Marcando una clara inspiración oriental, no una apropiación indebida, Isla de Perros propone una nueva variación del lenguaje de Anderson, una que sigue permitiendo elecciones narrativas poco ortodoxas. El cineasta se enamora de la cultura japonesa y prosigue a contar su historia como forastero, interpretando la misma como una versión traducida. Así es como la mayoría del dialogo humano se presenta en japones mientras que, según el film, los ladridos caninos han sido traducidos al inglés. Sé lo que pueden pensar, ¿otra manada de animales parlantes? Pues sí, pero con la diferencia de que ésta deambula en un mundo realista. Bueno, realista dentro del universo Anderson. La propuesta presenta un aire menos caricaturesco, subrayando momentos de genuina seriedad y emoción que entienden como adaptarse a la bizarra trama. Isla de Perros habla con las palabras de su director, y éstas gozan de una libertad absoluta, apelando a su combinación de excentricidad, inteligencia y pasajera madurez. Así es que finalmente sucumbimos a la entrañable historia, en la que se enfatiza la legendaria concepción del perro como mejor amigo del hombre. Elevada, por supuesto, por otro extenso grupo de coloridos protagonistas.

Olvidar el stop motion resulta fácil al encontrarnos con una película perfectamente alineada con sus intenciones. El argumento y los personajes nos cautivan a través de las rarezas, mientras que la animación se aprovecha de los claros avances. La fluidez animada de Isla de Perros es un hecho, ya que la notoria evidencia técnica que dejó Fantastic Mr. Fox ha desaparecido. Intencionalmente, Fox lucía la simpleza de algunos movimientos; movimientos que siguen dejando rastro en esta propuesta, solo que lo hacen en un mundo más detallado, que francamente eleva la calidad de la animación. Esa diferencia y la inclusión de ciertos dibujos animados terminan de consolidar el aspecto como una cualidad autentica y majestuosa, perteneciente a un estilo que siempre sugiere un toque artesanal.

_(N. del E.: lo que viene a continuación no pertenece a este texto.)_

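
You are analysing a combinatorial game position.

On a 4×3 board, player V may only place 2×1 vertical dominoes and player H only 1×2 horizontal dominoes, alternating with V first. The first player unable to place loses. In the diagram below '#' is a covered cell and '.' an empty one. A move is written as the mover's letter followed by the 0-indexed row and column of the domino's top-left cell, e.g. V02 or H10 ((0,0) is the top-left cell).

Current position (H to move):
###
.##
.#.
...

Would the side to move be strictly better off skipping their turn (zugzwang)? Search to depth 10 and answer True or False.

p1 H@[###/.##/.#./...]: H30[###/.##/.#./##.]-1* H31[###/.##/.#./.##]-1
p2 V@[###/.##/.#./##.]: V10[###/###/##./##.]+1* V22[###/.##/.##/###]+1
p3 H@[###/###/##./##.] terminal -1; root [###/.##/.#./...] d10
suppose H passes — search the same position with V to move:
pass> p1 V@[###/.##/.#./...]: V10[###/###/##./...]-1 V20[###/.##/##./#..]-1 V22[###/.##/.##/..#]+1*
pass> p2 H@[###/.##/.##/..#]: H30[###/.##/.##/###]-1*
pass> p3 V@[###/.##/.##/###]: V10[###/###/###/###]+1*
pass> p4 H@[###/###/###/###] terminal -1; root [###/.##/.#./...] d10
for H: play -1, pass -1

zugzwang(###/.##/.#./..., H) = False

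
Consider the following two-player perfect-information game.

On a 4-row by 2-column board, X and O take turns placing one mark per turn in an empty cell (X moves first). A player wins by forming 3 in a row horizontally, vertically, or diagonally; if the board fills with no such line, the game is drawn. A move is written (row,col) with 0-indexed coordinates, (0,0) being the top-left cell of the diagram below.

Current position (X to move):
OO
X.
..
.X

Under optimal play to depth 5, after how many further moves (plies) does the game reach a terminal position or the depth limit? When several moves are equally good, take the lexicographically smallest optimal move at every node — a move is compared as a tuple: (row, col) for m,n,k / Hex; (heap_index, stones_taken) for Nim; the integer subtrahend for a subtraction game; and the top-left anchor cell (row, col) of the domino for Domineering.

PV length from [OO/X./../.X]: 4 plies

ply 1, X at OO/X./../.X | (1,1)=+0→OO/XX/../.X*; (2,0)=+0→OO/X./X./.X; (2,1)=+0→OO/X./.X/.X; (3,0)=+0→OO/X./../XX
ply 2, O at OO/XX/../.X | (2,0)=-1→OO/XX/O./.X; (2,1)=+0→OO/XX/.O/.X*; (3,0)=-1→OO/XX/../OX
ply 3, X at OO/XX/.O/.X | (2,0)=+0→OO/XX/XO/.X*; (3,0)=+0→OO/XX/.O/XX
ply 4, O at OO/XX/XO/.X | (3,0)=+0→OO/XX/XO/OX*
ply 5: OO/XX/XO/OX is terminal +0 (X); from OO/X./../.X depth 5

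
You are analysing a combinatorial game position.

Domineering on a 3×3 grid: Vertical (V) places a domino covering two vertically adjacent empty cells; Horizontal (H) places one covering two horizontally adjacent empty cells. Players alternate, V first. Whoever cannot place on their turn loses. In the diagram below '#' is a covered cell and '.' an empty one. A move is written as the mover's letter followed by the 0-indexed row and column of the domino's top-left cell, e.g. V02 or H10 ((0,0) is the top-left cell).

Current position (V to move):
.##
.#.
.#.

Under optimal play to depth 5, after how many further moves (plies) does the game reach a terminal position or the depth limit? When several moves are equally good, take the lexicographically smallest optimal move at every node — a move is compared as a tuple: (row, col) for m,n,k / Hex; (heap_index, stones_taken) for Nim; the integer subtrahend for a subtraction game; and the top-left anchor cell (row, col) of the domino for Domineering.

[.##/.#./.#.] V move#1: V00:+1/###/##./.#.*, V10:+1/.##/##./##., V12:+1/.##/.##/.##
[###/##./.#.] end (terminal -1, H#2); searched .##/.#./.#. to 5

PV length from [.##/.#./.#.]: 1 ply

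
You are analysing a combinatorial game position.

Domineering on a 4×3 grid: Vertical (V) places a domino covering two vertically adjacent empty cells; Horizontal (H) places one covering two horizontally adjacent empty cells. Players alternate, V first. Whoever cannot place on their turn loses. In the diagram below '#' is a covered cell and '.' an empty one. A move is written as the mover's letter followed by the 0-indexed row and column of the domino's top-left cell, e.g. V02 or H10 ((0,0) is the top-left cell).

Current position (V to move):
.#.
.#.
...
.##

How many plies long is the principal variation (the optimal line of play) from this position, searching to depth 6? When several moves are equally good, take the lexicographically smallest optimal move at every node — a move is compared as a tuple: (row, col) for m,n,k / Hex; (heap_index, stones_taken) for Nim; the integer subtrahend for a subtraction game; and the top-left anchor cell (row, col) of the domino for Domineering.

PV length from [.#./.#./.../.##]: 3 plies

[.#./.#./.../.##] V move#1: V00:+1/##./##./.../.##*, V02:+1/.##/.##/.../.##, V10:+1/.#./##./#../.##, V12:+1/.#./.##/..#/.##, V20:+1/.#./.#./#../###
[##./##./.../.##] H move#2: H20:-1/##./##./##./.##*, H21:-1/##./##./.##/.##
[##./##./##./.##] V move#3: V02:+1/###/###/##./.##*, V12:+1/##./###/###/.##
[###/###/##./.##] end (terminal -1, H#4); searched .#./.#./.../.## to 6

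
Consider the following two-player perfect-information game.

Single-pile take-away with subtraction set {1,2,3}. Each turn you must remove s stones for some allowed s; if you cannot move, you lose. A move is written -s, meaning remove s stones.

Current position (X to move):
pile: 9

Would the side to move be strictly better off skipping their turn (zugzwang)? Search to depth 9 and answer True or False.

ply 1, X at 9 | -1=+1→8*; -2=-1→7; -3=-1→6
ply 2, O at 8 | -1=-1→7*; -2=-1→6; -3=-1→5
ply 3, X at 7 | -1=-1→6; -2=-1→5; -3=+1→4*
ply 4, O at 4 | -1=-1→3*; -2=-1→2; -3=-1→1
ply 5, X at 3 | -1=-1→2; -2=-1→1; -3=+1→0*
ply 6: 0 is terminal -1 (O); from 9 depth 9
if X skipped the turn, O would face:
~ ply 1, O at 9 | -1=+1→8*; -2=-1→7; -3=-1→6
~ ply 2, X at 8 | -1=-1→7*; -2=-1→6; -3=-1→5
~ ply 3, O at 7 | -1=-1→6; -2=-1→5; -3=+1→4*
~ ply 4, X at 4 | -1=-1→3*; -2=-1→2; -3=-1→1
~ ply 5, O at 3 | -1=-1→2; -2=-1→1; -3=+1→0*
~ ply 6: 0 is terminal -1 (X); from 9 depth 9
compare (X): move=+1 vs pass=-1

zugzwang(9, X) = False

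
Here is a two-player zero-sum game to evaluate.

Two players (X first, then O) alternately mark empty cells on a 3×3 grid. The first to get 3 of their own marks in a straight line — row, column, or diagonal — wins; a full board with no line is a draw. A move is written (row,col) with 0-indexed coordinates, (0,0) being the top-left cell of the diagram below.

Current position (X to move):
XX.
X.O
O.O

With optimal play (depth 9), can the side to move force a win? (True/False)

X winning at [XX./X.O/O.O]: True

ply 1, X at XX./X.O/O.O | (0,2)=+1→XXX/X.O/O.O*; (1,1)=-1→XX./XXO/O.O; (2,1)=-1→XX./X.O/OXO
ply 2: XXX/X.O/O.O is terminal -1 (O); from XX./X.O/O.O depth 9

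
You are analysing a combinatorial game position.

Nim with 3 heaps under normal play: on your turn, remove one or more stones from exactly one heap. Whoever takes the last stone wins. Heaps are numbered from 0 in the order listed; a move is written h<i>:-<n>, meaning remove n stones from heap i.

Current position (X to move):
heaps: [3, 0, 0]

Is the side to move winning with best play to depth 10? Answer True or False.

X winning at [(3,0,0)]: True

ply 1, X at (3,0,0) | h0:-1=-1→(2,0,0); h0:-2=-1→(1,0,0); h0:-3=+1→(0,0,0)*
ply 2: (0,0,0) is terminal -1 (O); from (3,0,0) depth 10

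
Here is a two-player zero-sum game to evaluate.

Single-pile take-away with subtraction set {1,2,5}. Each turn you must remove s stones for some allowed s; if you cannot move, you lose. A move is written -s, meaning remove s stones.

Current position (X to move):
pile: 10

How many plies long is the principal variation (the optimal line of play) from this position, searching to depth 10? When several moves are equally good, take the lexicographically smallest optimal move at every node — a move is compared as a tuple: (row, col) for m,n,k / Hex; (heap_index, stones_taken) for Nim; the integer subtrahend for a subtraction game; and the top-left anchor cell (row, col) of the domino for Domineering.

PV length from [10]: 7 plies

ply 1, X at 10 | -1=+1→9*; -2=-1→8; -5=-1→5
ply 2, O at 9 | -1=-1→8*; -2=-1→7; -5=-1→4
ply 3, X at 8 | -1=-1→7; -2=+1→6*; -5=+1→3
ply 4, O at 6 | -1=-1→5*; -2=-1→4; -5=-1→1
ply 5, X at 5 | -1=-1→4; -2=+1→3*; -5=+1→0
ply 6, O at 3 | -1=-1→2*; -2=-1→1
ply 7, X at 2 | -1=-1→1; -2=+1→0*
ply 8: 0 is terminal -1 (O); from 10 depth 10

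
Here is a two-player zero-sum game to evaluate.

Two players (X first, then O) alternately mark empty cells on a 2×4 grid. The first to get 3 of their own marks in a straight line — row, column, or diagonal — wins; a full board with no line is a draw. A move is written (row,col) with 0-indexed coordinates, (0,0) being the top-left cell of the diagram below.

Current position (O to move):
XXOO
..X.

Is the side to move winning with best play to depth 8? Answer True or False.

ply 1, O at XXOO/..X. | (1,0)=+0→XXOO/O.X.*; (1,1)=+0→XXOO/.OX.; (1,3)=+0→XXOO/..XO
ply 2, X at XXOO/O.X. | (1,1)=+0→XXOO/OXX.*; (1,3)=+0→XXOO/O.XX
ply 3, O at XXOO/OXX. | (1,3)=+0→XXOO/OXXO*
ply 4: XXOO/OXXO is terminal +0 (X); from XXOO/..X. depth 8

O winning at [XXOO/..X.]: False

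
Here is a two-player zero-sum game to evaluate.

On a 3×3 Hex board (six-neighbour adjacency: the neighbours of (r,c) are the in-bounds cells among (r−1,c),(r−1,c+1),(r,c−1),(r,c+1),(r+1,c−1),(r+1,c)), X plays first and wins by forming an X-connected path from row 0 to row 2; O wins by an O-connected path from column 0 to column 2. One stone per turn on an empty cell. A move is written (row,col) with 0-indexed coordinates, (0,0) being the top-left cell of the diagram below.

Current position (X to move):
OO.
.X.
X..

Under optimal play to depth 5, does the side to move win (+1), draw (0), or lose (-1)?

value(OO./.X./X.., X) = +1

p1 X@[OO./.X./X..]: (0,2)[OOX/.X./X..]+1* (1,0)[OO./XX./X..]-1 (1,2)[OO./.XX/X..]-1 (2,1)[OO./.X./XX.]-1 (2,2)[OO./.X./X.X]-1
p2 O@[OOX/.X./X..] terminal -1; root [OO./.X./X..] d5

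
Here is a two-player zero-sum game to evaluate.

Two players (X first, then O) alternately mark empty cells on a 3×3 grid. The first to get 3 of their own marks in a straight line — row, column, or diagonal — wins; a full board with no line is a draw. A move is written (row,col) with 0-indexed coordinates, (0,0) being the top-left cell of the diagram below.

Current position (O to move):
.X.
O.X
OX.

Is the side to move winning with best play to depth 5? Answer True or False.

[.X./O.X/OX.] O move#1: (0,0):+1/OX./O.X/OX.*, (0,2):-1/.XO/O.X/OX., (1,1):+1/.X./OOX/OX., (2,2):-1/.X./O.X/OXO
[OX./O.X/OX.] end (terminal -1, X#2); searched .X./O.X/OX. to 5

O winning at [.X./O.X/OX.]: True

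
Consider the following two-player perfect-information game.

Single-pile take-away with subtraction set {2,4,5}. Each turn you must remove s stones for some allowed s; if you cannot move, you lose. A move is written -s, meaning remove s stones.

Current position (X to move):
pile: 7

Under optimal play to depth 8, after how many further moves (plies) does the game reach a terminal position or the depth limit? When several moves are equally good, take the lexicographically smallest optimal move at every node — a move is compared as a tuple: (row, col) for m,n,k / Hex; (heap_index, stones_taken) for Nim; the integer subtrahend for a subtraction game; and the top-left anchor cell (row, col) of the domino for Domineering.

PV length from [7]: 2 plies

ply 1, X at 7 | -2=-1→5*; -4=-1→3; -5=-1→2
ply 2, O at 5 | -2=-1→3; -4=+1→1*; -5=+1→0
ply 3: 1 is terminal -1 (X); from 7 depth 8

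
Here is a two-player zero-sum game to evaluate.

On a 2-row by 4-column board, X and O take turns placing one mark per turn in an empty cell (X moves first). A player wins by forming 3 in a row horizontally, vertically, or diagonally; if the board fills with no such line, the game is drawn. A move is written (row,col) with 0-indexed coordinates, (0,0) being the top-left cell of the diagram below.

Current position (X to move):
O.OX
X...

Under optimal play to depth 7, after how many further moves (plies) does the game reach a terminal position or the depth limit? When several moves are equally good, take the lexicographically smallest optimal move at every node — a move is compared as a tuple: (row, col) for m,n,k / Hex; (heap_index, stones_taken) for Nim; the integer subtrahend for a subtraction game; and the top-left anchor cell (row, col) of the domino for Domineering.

[O.OX/X...] X move#1: (0,1):+0/OXOX/X...*, (1,1):-1/O.OX/XX.., (1,2):-1/O.OX/X.X., (1,3):-1/O.OX/X..X
[OXOX/X...] O move#2: (1,1):+0/OXOX/XO..*, (1,2):+0/OXOX/X.O., (1,3):+0/OXOX/X..O
[OXOX/XO..] X move#3: (1,2):+0/OXOX/XOX.*, (1,3):+0/OXOX/XO.X
[OXOX/XOX.] O move#4: (1,3):+0/OXOX/XOXO*
[OXOX/XOXO] end (terminal +0, X#5); searched O.OX/X... to 7

PV length from [O.OX/X...]: 4 plies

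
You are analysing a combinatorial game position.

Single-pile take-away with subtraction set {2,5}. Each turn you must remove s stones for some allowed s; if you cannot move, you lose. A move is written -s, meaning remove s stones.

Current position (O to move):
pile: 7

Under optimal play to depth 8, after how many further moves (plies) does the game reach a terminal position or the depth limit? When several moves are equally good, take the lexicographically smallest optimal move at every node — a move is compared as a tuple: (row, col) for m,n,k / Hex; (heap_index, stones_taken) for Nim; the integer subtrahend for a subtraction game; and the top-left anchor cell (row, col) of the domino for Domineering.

PV length from [7]: 2 plies

ply 1, O at 7 | -2=-1→5*; -5=-1→2
ply 2, X at 5 | -2=-1→3; -5=+1→0*
ply 3: 0 is terminal -1 (O); from 7 depth 8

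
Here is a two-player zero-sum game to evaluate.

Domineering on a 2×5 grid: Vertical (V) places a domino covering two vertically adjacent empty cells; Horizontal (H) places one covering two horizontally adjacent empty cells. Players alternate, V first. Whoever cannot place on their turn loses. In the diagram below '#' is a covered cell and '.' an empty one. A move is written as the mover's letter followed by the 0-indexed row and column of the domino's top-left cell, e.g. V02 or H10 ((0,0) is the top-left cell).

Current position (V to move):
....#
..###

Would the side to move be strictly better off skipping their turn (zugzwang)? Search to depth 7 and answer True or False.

zugzwang(....#/..###, V) = False

ply 1, V at ....#/..### | V00=-1→#...#/#.###; V01=+1→.#..#/.####*
ply 2, H at .#..#/.#### | H02=-1→.####/.####*
ply 3, V at .####/.#### | V00=+1→#####/#####*
ply 4: #####/##### is terminal -1 (H); from ....#/..### depth 7
suppose V passes — search the same position with H to move:
pass> ply 1, H at ....#/..### | H00=+1→##..#/..###*; H01=-1→.##.#/..###; H02=-1→..###/..###; H10=+1→....#/#####
pass> ply 2: ##..#/..### is terminal -1 (V); from ....#/..### depth 7
for V: play +1, pass -1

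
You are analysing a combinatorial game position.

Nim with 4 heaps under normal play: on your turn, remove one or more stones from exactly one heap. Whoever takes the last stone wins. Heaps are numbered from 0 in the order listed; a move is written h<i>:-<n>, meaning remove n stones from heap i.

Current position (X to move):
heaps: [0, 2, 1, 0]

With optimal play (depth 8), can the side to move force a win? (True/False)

X winning at [(0,2,1,0)]: True

[(0,2,1,0)] X move#1: h1:-1:+1/(0,1,1,0)*, h1:-2:-1/(0,0,1,0), h2:-1:-1/(0,2,0,0)
[(0,1,1,0)] O move#2: h1:-1:-1/(0,0,1,0)*, h2:-1:-1/(0,1,0,0)
[(0,0,1,0)] X move#3: h2:-1:+1/(0,0,0,0)*
[(0,0,0,0)] end (terminal -1, O#4); searched (0,2,1,0) to 8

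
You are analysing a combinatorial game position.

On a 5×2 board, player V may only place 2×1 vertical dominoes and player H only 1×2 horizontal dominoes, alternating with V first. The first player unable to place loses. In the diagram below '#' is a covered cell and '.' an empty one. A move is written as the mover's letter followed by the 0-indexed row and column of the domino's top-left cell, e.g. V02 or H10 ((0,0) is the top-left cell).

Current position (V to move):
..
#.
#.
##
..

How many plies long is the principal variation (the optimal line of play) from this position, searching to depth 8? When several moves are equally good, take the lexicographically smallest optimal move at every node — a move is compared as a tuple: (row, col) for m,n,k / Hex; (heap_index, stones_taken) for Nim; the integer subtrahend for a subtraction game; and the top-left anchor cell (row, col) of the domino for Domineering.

PV length from [../#./#./##/..]: 2 plies

ply 1, V at ../#./#./##/.. | V01=-1→.#/##/#./##/..*; V11=-1→../##/##/##/..
ply 2, H at .#/##/#./##/.. | H40=+1→.#/##/#./##/##*
ply 3: .#/##/#./##/## is terminal -1 (V); from ../#./#./##/.. depth 8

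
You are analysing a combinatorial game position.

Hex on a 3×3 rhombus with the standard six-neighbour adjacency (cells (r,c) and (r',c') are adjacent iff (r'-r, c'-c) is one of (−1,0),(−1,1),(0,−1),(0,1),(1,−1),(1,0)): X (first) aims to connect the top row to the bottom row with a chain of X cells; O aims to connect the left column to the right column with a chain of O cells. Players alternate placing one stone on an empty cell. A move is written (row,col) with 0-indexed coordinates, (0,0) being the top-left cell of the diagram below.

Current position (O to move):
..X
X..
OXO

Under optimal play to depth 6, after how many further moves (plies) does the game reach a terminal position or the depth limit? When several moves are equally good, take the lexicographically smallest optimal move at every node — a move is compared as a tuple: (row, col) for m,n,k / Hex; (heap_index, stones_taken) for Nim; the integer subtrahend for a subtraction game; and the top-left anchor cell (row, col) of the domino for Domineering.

[..X/X../OXO] O move#1: (0,0):-1/O.X/X../OXO*, (0,1):-1/.OX/X../OXO, (1,1):-1/..X/XO./OXO, (1,2):-1/..X/X.O/OXO
[O.X/X../OXO] X move#2: (0,1):+1/OXX/X../OXO*, (1,1):+1/O.X/XX./OXO, (1,2):+1/O.X/X.X/OXO
[OXX/X../OXO] O move#3: (1,1):-1/OXX/XO./OXO*, (1,2):-1/OXX/X.O/OXO
[OXX/XO./OXO] X move#4: (1,2):+1/OXX/XOX/OXO*
[OXX/XOX/OXO] end (terminal -1, O#5); searched ..X/X../OXO to 6

PV length from [..X/X../OXO]: 4 plies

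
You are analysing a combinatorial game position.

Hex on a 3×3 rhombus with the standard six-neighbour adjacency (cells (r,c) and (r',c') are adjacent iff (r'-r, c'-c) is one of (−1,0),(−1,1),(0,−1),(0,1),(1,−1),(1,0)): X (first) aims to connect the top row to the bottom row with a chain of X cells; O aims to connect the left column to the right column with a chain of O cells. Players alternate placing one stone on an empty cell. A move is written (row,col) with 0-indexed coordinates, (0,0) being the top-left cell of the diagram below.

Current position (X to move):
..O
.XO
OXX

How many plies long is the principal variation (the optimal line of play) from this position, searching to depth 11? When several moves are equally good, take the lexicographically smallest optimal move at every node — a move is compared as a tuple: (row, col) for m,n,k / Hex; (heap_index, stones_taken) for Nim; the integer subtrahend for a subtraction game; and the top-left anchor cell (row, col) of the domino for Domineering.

PV length from [..O/.XO/OXX]: 3 plies

[..O/.XO/OXX] X move#1: (0,0):+1/X.O/.XO/OXX*, (0,1):+1/.XO/.XO/OXX, (1,0):+1/..O/XXO/OXX
[X.O/.XO/OXX] O move#2: (0,1):-1/XOO/.XO/OXX*, (1,0):-1/X.O/OXO/OXX
[XOO/.XO/OXX] X move#3: (1,0):+1/XOO/XXO/OXX*
[XOO/XXO/OXX] end (terminal -1, O#4); searched ..O/.XO/OXX to 11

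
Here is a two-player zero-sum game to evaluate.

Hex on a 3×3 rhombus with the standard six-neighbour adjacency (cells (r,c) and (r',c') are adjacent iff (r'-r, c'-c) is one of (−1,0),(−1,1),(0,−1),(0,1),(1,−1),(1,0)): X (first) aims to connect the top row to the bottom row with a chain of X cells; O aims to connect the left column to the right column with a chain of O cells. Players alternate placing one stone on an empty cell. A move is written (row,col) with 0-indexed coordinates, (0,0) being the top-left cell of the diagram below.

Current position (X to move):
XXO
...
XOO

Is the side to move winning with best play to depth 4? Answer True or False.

X winning at [XXO/.../XOO]: True

ply 1, X at XXO/.../XOO | (1,0)=+1→XXO/X../XOO*; (1,1)=+1→XXO/.X./XOO; (1,2)=+1→XXO/..X/XOO
ply 2: XXO/X../XOO is terminal -1 (O); from XXO/.../XOO depth 4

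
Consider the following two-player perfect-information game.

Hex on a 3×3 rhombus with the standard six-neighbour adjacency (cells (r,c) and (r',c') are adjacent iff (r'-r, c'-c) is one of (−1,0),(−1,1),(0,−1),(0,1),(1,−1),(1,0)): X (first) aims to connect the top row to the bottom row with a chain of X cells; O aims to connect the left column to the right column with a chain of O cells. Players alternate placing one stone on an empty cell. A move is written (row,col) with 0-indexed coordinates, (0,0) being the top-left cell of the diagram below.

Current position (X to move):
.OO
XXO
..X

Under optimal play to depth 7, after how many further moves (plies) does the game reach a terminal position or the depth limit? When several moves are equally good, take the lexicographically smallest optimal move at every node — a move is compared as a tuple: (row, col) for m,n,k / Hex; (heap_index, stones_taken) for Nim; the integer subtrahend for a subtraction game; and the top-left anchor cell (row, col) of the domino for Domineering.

ply 1, X at .OO/XXO/..X | (0,0)=+1→XOO/XXO/..X*; (2,0)=-1→.OO/XXO/X.X; (2,1)=-1→.OO/XXO/.XX
ply 2, O at XOO/XXO/..X | (2,0)=-1→XOO/XXO/O.X*; (2,1)=-1→XOO/XXO/.OX
ply 3, X at XOO/XXO/O.X | (2,1)=+1→XOO/XXO/OXX*
ply 4: XOO/XXO/OXX is terminal -1 (O); from .OO/XXO/..X depth 7

PV length from [.OO/XXO/..X]: 3 plies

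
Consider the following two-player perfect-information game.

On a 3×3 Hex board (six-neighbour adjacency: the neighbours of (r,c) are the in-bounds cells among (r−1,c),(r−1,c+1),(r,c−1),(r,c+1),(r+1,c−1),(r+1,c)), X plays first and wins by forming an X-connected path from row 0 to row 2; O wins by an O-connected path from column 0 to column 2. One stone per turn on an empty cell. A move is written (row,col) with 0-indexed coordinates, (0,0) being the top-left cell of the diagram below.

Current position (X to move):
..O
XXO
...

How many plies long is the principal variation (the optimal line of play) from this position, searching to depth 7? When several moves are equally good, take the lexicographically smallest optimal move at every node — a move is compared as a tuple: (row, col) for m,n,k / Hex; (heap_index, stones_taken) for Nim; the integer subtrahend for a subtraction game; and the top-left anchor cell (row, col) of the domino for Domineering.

PV length from [..O/XXO/...]: 3 plies

ply 1, X at ..O/XXO/... | (0,0)=+1→X.O/XXO/...*; (0,1)=+1→.XO/XXO/...; (2,0)=+1→..O/XXO/X..; (2,1)=+1→..O/XXO/.X.; (2,2)=+1→..O/XXO/..X
ply 2, O at X.O/XXO/... | (0,1)=-1→XOO/XXO/...*; (2,0)=-1→X.O/XXO/O..; (2,1)=-1→X.O/XXO/.O.; (2,2)=-1→X.O/XXO/..O
ply 3, X at XOO/XXO/... | (2,0)=+1→XOO/XXO/X..*; (2,1)=+1→XOO/XXO/.X.; (2,2)=+1→XOO/XXO/..X
ply 4: XOO/XXO/X.. is terminal -1 (O); from ..O/XXO/... depth 7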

Por más que se diferencie de su anterior paso por la animación, lo nuevo de Wes Anderson sigue incluyendo su colección de curiosidades clásicas. Él no se opone a los agregados caricaturescos (dentro y fuera de la trama), incluso si contrarrestan el sello de muchas secuencias, porque sabe que agasajan y protagonizan su humor. Definitivamente es raro encontrar estas características en un formato que suele apuntar a un público infantil, pero el contraste es bienvenido al imponer sus intenciones desde el principio. Isla de Perros es una película que advierte que no traducirá parte de sus diálogos para mantener la autenticidad japonesa, y al mismo tiempo es una obra sobre perros que conversan. El contraste es constante, y es la obvia razón por la que Anderson sigue siendo una voz de un encanto especifico dentro del cine. Una vez más, él demuestra que sus visiones son exclusivas, repitiendo su autentica forma de narrar sobre el desencadenado control que le da la animación. Explorando las infinitas posibilidades del stop motion, Isla de Perros aprovecha la posición de su director para dar rienda suelta a la imaginación y a un relato absurdo, encantador y absolutamente singular.